Da dirigente e donna, è sempre stata considerata alla pari dei colleghi o si è sentita in dovere di dimostrare qualcosa di più?

Paradossalmente, all’inizio della mia carriera, sia nella prima azienda che in parte nella seconda, quando sono stata al fianco di imprenditori il problema di genere non l’ho conosciuto perché erano persone che guardavano più all’apporto professionale e meno al genere.

In altri ambienti ho percepito maggiormente che l’essere donna mi rendeva in certi casi meno credibile e meno forte.

Dai colleghi invece ho sempre avuto un grande riconoscimento della mia figura, anche in quanto donna; hanno apprezzato spesso la maggiore sensibilità, la capacità di mediazione, l’attenzione a tanti particolari che non sempre avevano trovato negli uomini.

Sono però sempre stata pagata meno di un uomo a parità di ruolo.

Ha mai fatto da mentore ad alcuni giovani? Pensa sia importante per lo sviluppo di carriera? 

L’ho fatto spesso, sia in relazione a dei programmi strutturati sia nella forma diretta.

Molti di loro a distanza di anni apprezzano l’esperienza e l’opportunità che hanno avuto.

Lo considero molto importante perché io so che devo gran parte della mia capacità professionale agli studi e alla dedizione, ma la devo molto anche all’aver avuto un maestro, una delle persone più capaci che abbia mai conosciuto, quindi penso sia giusto restituire ad altri quello che si è ricevuto, una sorta di give back.

Cosa pensa possano fare le dirigenti per ridurre le differenze di genere?

Penso che tutte dobbiamo fare qualcosa. Attualmente sto collaborando con “In the Boardroom” (progetto lanciato nel giugno 2012 da Valore D e General Electric con l’obiettivo di intervenire su tutti i passaggi necessari per promuovere e inserire nei CdA donne preparate e di talento. Ad oggi conta un network di 243 donne) e sono responsabile per la creazione di un evento, Smart Board, che ci sarà in borsa il 21 gennaio prossimo, all’interno del quale si lavora per promuovere la cultura della presenza femminile nel mondo del lavoro.

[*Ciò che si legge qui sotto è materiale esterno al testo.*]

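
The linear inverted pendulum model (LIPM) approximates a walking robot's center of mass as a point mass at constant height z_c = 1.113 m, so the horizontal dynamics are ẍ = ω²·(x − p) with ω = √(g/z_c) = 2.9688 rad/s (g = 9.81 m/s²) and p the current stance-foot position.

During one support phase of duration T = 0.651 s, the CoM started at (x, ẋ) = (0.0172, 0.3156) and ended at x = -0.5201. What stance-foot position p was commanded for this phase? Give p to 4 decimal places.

ωT = 2.9688·0.651 = 1.932689; cosh(ωT) = 3.526409, sinh(ωT) = 3.381651
x(T) = p + (x₀−p)·cosh(ωT) + (ẋ₀/ω)·sinh(ωT) ⇒ p·(1 − cosh) = x(T) − x₀·cosh − (ẋ₀/ω)·sinh
numerator   = -0.5201 − (0.0172)·3.526409 − (0.3156/2.9688)·3.381651 = -0.940243
denominator = 1 − 3.526409 = -2.526409
p = -0.940243 / -2.526409 = 0.3722

p = 0.3722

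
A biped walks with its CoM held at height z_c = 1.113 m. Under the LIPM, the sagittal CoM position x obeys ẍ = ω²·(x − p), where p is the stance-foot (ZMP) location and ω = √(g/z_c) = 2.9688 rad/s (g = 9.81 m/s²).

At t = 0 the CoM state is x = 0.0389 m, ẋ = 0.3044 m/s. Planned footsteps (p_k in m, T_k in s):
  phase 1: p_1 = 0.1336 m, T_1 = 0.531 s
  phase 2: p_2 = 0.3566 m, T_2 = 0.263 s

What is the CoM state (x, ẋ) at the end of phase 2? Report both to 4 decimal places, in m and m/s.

x = 0.0941, ẋ = -0.4205

phase 1: p=0.1336, T=0.531, ωT=1.576433, cosh=2.522190, sinh=2.315478; start (x,ẋ)=(0.038900, 0.304400) → end (x,ẋ)=(0.132162, 0.116768)
phase 2: p=0.3566, T=0.263, ωT=0.780794, cosh=1.320624, sinh=0.862582; start (x,ẋ)=(0.132162, 0.116768) → end (x,ẋ)=(0.094128, -0.420542)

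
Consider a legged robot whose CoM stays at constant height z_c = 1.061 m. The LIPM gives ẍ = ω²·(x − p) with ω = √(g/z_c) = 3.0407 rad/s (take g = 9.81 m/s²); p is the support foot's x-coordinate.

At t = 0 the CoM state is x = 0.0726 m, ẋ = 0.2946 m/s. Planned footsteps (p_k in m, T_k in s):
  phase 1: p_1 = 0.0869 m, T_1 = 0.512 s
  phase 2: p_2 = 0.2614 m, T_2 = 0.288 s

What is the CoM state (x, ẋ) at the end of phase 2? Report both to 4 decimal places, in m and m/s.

x = 0.4810, ẋ = 0.9183

phase 1: p=0.0869, T=0.512, ωT=1.556838, cosh=2.477301, sinh=2.266499; start (x,ẋ)=(0.072600, 0.294600) → end (x,ẋ)=(0.271066, 0.631261)
phase 2: p=0.2614, T=0.288, ωT=0.875722, cosh=1.408584, sinh=0.992023; start (x,ẋ)=(0.271066, 0.631261) → end (x,ẋ)=(0.480963, 0.918340)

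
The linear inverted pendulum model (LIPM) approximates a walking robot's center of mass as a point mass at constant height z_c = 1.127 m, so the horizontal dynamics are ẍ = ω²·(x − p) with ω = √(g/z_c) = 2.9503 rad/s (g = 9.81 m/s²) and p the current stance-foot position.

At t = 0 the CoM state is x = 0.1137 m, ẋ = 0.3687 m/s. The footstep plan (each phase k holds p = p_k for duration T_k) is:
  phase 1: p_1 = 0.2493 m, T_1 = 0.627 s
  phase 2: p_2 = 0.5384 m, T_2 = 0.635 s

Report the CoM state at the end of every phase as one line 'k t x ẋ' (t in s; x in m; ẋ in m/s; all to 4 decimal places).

phase 1: p=0.2493, T=0.627, ωT=1.849838, cosh=3.258026, sinh=3.100764; start (x,ẋ)=(0.113700, 0.368700) → end (x,ẋ)=(0.195015, -0.039259)
phase 2: p=0.5384, T=0.635, ωT=1.873441, cosh=3.332126, sinh=3.178532; start (x,ẋ)=(0.195015, -0.039259) → end (x,ẋ)=(-0.648098, -3.350951)

1 0.6270 0.1950 -0.0393
2 1.2620 -0.6481 -3.3510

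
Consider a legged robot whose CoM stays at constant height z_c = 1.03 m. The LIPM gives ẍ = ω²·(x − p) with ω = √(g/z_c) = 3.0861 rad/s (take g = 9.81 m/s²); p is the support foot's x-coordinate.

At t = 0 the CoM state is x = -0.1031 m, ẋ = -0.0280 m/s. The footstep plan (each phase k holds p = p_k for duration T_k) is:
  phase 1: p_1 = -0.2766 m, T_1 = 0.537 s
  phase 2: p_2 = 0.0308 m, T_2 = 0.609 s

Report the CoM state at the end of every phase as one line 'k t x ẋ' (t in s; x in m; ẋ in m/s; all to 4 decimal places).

1 0.5370 0.1720 1.2770
2 1.1460 1.8275 5.6733

phase 1: p=-0.2766, T=0.537, ωT=1.657236, cosh=2.717729, sinh=2.527064; start (x,ẋ)=(-0.103100, -0.028000) → end (x,ẋ)=(0.171998, 1.276990)
phase 2: p=0.0308, T=0.609, ωT=1.879435, cosh=3.351239, sinh=3.198563; start (x,ẋ)=(0.171998, 1.276990) → end (x,ẋ)=(1.827515, 5.673279)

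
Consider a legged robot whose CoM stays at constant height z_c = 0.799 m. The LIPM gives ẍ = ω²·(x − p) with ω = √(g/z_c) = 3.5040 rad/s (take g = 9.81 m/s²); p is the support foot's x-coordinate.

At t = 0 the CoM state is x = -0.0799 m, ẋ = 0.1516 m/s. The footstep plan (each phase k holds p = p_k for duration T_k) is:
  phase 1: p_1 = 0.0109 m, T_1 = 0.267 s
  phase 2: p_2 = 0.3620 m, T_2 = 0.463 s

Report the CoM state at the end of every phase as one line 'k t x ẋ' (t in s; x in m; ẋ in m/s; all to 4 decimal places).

phase 1: p=0.0109, T=0.267, ωT=0.935568, cosh=1.470512, sinh=1.078149; start (x,ẋ)=(-0.079900, 0.151600) → end (x,ẋ)=(-0.075977, -0.120098)
phase 2: p=0.3620, T=0.463, ωT=1.622352, cosh=2.631211, sinh=2.433778; start (x,ẋ)=(-0.075977, -0.120098) → end (x,ẋ)=(-0.873825, -4.051048)

1 0.2670 -0.0760 -0.1201
2 0.7300 -0.8738 -4.0510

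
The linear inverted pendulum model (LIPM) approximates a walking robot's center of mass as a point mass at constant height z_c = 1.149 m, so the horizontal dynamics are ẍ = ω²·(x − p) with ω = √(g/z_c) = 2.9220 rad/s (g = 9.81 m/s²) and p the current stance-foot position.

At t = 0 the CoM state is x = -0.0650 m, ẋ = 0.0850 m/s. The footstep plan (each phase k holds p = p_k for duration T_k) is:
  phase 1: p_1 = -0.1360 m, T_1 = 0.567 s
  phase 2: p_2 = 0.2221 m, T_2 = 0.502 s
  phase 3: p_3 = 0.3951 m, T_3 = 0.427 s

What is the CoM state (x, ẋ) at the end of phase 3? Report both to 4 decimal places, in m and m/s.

phase 1: p=-0.1360, T=0.567, ωT=1.656774, cosh=2.716563, sinh=2.525809; start (x,ẋ)=(-0.065000, 0.085000) → end (x,ẋ)=(0.130351, 0.754917)
phase 2: p=0.2221, T=0.502, ωT=1.466844, cosh=2.283091, sinh=2.052439; start (x,ẋ)=(0.130351, 0.754917) → end (x,ẋ)=(0.542889, 1.173305)
phase 3: p=0.3951, T=0.427, ωT=1.247694, cosh=1.884735, sinh=1.597569; start (x,ẋ)=(0.542889, 1.173305) → end (x,ẋ)=(1.315134, 2.901262)

x = 1.3151, ẋ = 2.9013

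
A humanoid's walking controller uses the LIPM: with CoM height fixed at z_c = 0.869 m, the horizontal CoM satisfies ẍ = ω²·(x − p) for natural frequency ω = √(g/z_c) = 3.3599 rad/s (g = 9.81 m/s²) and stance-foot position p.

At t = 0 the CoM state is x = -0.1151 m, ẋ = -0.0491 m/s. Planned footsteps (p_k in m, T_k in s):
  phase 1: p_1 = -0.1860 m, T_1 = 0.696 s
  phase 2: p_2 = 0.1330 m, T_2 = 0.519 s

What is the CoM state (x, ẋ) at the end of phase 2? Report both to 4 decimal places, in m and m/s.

phase 1: p=-0.1860, T=0.696, ωT=2.338490, cosh=5.231025, sinh=5.134552; start (x,ẋ)=(-0.115100, -0.049100) → end (x,ẋ)=(0.109846, 0.966294)
phase 2: p=0.1330, T=0.519, ωT=1.743788, cosh=2.946912, sinh=2.772055; start (x,ẋ)=(0.109846, 0.966294) → end (x,ẋ)=(0.861998, 2.631928)

x = 0.8620, ẋ = 2.6319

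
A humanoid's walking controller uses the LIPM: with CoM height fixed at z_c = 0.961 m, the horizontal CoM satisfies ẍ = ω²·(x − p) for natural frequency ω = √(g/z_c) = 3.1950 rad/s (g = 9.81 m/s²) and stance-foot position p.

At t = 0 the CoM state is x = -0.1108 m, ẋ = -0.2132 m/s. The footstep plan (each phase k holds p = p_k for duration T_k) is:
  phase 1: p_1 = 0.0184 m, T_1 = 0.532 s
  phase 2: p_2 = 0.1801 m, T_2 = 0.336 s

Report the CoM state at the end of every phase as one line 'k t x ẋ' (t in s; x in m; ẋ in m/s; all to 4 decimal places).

1 0.5320 -0.5234 -1.6946
2 0.8680 -1.6545 -5.6725

phase 1: p=0.0184, T=0.532, ωT=1.699740, cosh=2.827628, sinh=2.644897; start (x,ẋ)=(-0.110800, -0.213200) → end (x,ẋ)=(-0.523422, -1.694648)
phase 2: p=0.1801, T=0.336, ωT=1.073520, cosh=1.633731, sinh=1.291928; start (x,ẋ)=(-0.523422, -1.694648) → end (x,ẋ)=(-1.654512, -5.672533)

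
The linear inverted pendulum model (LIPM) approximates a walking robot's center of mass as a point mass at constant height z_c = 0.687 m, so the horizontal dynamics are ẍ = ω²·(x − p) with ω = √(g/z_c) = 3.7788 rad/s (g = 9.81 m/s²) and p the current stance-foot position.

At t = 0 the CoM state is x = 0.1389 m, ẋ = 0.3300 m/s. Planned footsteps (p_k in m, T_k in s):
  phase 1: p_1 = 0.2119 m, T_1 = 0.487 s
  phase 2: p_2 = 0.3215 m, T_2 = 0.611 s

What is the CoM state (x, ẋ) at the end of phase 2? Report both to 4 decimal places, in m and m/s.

x = 0.2174, ẋ = -0.3425

phase 1: p=0.2119, T=0.487, ωT=1.840276, cosh=3.228524, sinh=3.069750; start (x,ẋ)=(0.138900, 0.330000) → end (x,ẋ)=(0.244297, 0.218615)
phase 2: p=0.3215, T=0.611, ωT=2.308847, cosh=5.081095, sinh=4.981719; start (x,ẋ)=(0.244297, 0.218615) → end (x,ẋ)=(0.217431, -0.342539)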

Però dal cda all’azienda non è molto semplice far arrivare il messaggio. Di più può fare una donna nel ruolo di amministratore delegato, direttore generale oppure operativo.

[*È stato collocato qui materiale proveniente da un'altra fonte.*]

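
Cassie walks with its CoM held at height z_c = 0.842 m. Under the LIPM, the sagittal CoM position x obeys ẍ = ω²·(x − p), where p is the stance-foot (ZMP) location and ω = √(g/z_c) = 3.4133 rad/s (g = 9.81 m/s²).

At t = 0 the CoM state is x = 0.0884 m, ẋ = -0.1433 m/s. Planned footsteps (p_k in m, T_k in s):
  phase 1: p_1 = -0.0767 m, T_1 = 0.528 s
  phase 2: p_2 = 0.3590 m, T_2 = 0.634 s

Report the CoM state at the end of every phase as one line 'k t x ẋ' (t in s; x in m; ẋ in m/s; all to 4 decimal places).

phase 1: p=-0.0767, T=0.528, ωT=1.802222, cosh=3.114020, sinh=2.949088; start (x,ẋ)=(0.088400, -0.143300) → end (x,ẋ)=(0.313614, 1.215678)
phase 2: p=0.3590, T=0.634, ωT=2.164032, cosh=4.410517, sinh=4.295655; start (x,ẋ)=(0.313614, 1.215678) → end (x,ẋ)=(1.688759, 4.696294)

1 0.5280 0.3136 1.2157
2 1.1620 1.6888 4.6963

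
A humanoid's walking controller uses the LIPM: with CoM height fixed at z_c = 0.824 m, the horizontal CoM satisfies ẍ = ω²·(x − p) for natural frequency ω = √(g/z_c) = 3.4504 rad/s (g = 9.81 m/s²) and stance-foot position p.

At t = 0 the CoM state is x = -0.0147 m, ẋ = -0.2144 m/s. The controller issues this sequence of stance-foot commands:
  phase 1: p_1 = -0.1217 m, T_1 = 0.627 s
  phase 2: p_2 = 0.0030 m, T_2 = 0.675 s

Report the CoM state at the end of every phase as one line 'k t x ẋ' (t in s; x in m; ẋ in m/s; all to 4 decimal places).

phase 1: p=-0.1217, T=0.627, ωT=2.163401, cosh=4.407805, sinh=4.292872; start (x,ẋ)=(-0.014700, -0.214400) → end (x,ẋ)=(0.083186, 0.639864)
phase 2: p=0.0030, T=0.675, ωT=2.329020, cosh=5.182633, sinh=5.085241; start (x,ẋ)=(0.083186, 0.639864) → end (x,ẋ)=(1.361613, 4.723130)

1 0.6270 0.0832 0.6399
2 1.3020 1.3616 4.7231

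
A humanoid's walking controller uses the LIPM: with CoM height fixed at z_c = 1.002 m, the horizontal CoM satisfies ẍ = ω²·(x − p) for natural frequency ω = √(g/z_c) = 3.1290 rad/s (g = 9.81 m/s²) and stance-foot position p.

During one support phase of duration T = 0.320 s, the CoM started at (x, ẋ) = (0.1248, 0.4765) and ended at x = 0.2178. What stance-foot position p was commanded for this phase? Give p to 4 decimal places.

ωT = 3.1290·0.320 = 1.001280; cosh(ωT) = 1.544586, sinh(ωT) = 1.177177
x(T) = p + (x₀−p)·cosh(ωT) + (ẋ₀/ω)·sinh(ωT) ⇒ p·(1 − cosh) = x(T) − x₀·cosh − (ẋ₀/ω)·sinh
numerator   = 0.2178 − (0.1248)·1.544586 − (0.4765/3.1290)·1.177177 = -0.154231
denominator = 1 − 1.544586 = -0.544586
p = -0.154231 / -0.544586 = 0.2832

p = 0.2832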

In generale il lavoro dovrebbe vedere l’avanzamento e la diffusione secondo criteri meritocratici. Ma la meritocrazia e la rappresentazione dei propri talenti dipende anche dall’opportunità di esprimere il proprio talento e la propria capacità.

Da un lato, io donna devo mettermi in gioco per poter arrivare a ricoprire ruoli che mi consentano sempre più di esprimere il mio talento.

Ci vuole quindi la mia disponibilità. È un dato oggettivo che molte donne per molte ragioni fanno delle rinuncie, alla nascita dei figli perché pensano di non riuscire a conciliare, o anche addirittura delle rinunce nello scegliere un corso di studi preferendone un altro che ritengono più compatibile.

Poi dall’altro lato c’è l’azienda che deve lasciare gli spazi.

Ci sono ormai tante realtà, soprattutto multinazionali ed aziende più strutturate, dove la disponibilità a consentire alle donne di esprimere il loro talento e di fare percorsi di carriera è notevolmente migliorata negli anni.

Dall’altro invece ci sono tante piccole e medie aziende dove questa facilitazione per le donne non c’è.

Ed è un tema a cui sono abbastanza appassionata.

Che consigli darebbe alle giovani laureate che si stanno affacciando al mondo del lavoro per emergere e dimostrare le proprie capacità?

C’è una preghiera di San Francesco che dice: “Signore concedimi la serenità per accettare le cose che non posso cambiare, il coraggio di cambiare le cose che posso, e la saggezza per riconoscerne la differenza”.

Ognuno di noi in qualche modo ha una chance rispetto alle proprie forze e al proprio destino.

Il consiglio che posso dare è di non mollare mai, di partire dalle competenze e poter poi difendere le proprie idee, le proprie iniziative e le proprie posizioni.

Un ultimo suggerimento è quello di trovare degli sponsor all’interno dell’azienda disposti ad aiutarti; normalmente dovrebbe essere il proprio capo ma talvolta occorre guardare oltre.

Se non si “sfonda” il soffitto forse è necessario cambiare!